Previously staunch allies of Jonathan in the north have since fled his side. Former People's Democratic Party (PDP) member and ex-president Olusegun Obasanjo told IBTimes UK earlier this month that Jonathan had failed to stop Boko Haram, after instructing a former colleague to tear up his membership of the PDP on live TV.

And analysts say that support Jonathan had in the north has waned in the face of the Boko Haram insurgency, which has grown more audacious in its bombing attacks and kidnappings and earlier this year pledged allegiance to Iraq and Syria-based Islamic State (Isis), which was accepted by the radical Islamist group.

The violence prompted Jonathan to postpone the elections from 14 February, but Nigeria is still reeling from Boko Haram attacks, despite a joint coalition of regional players including Chad, Cameroon and Niger intervening militarily to push the group back.

"People are saying that Buhari has a much better chance because a lot of people who would normally have voted for Johnson particularly in the north are now leaving him and going over to Buhari," said Andrew Walker, a Nigeria analyst and a former Abuja-based journalist.

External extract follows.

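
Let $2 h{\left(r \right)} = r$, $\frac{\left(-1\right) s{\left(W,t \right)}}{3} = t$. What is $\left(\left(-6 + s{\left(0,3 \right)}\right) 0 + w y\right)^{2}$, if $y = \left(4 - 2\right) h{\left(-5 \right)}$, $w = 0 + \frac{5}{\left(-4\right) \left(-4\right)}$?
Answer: $\frac{625}{256} \approx 2.4414$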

Nigeria's elections have traditionally been bogged down in vote-buying scandals as well as violence, with analysts saying that as many as 40% of voters exchange their votes for cash, while a further 30% vote based on ethnic or religious loyalties.

"Whatever the results, there will be claims of wholesale fraud and violence," Richard Cornwell of the British Peace Support Team, told IBTimes UK earlier this week.

But Walker said that recent moves by Nigeria's independent electoral commission have made vote-rigging at the local level more difficult, while President Jonathan's attitude towards patronage – an essential component of maintaining political networks in Nigeria – is nowhere near as extended as presidents past. That may cost him on Saturday.

"Before, the emphasis has been on local power brokers delivering the election by whatever means necessary – bribery or by force. But it is looking like it is going to be more difficult to do it by force and by bribery, because hardly anybody has got any money," Walker said.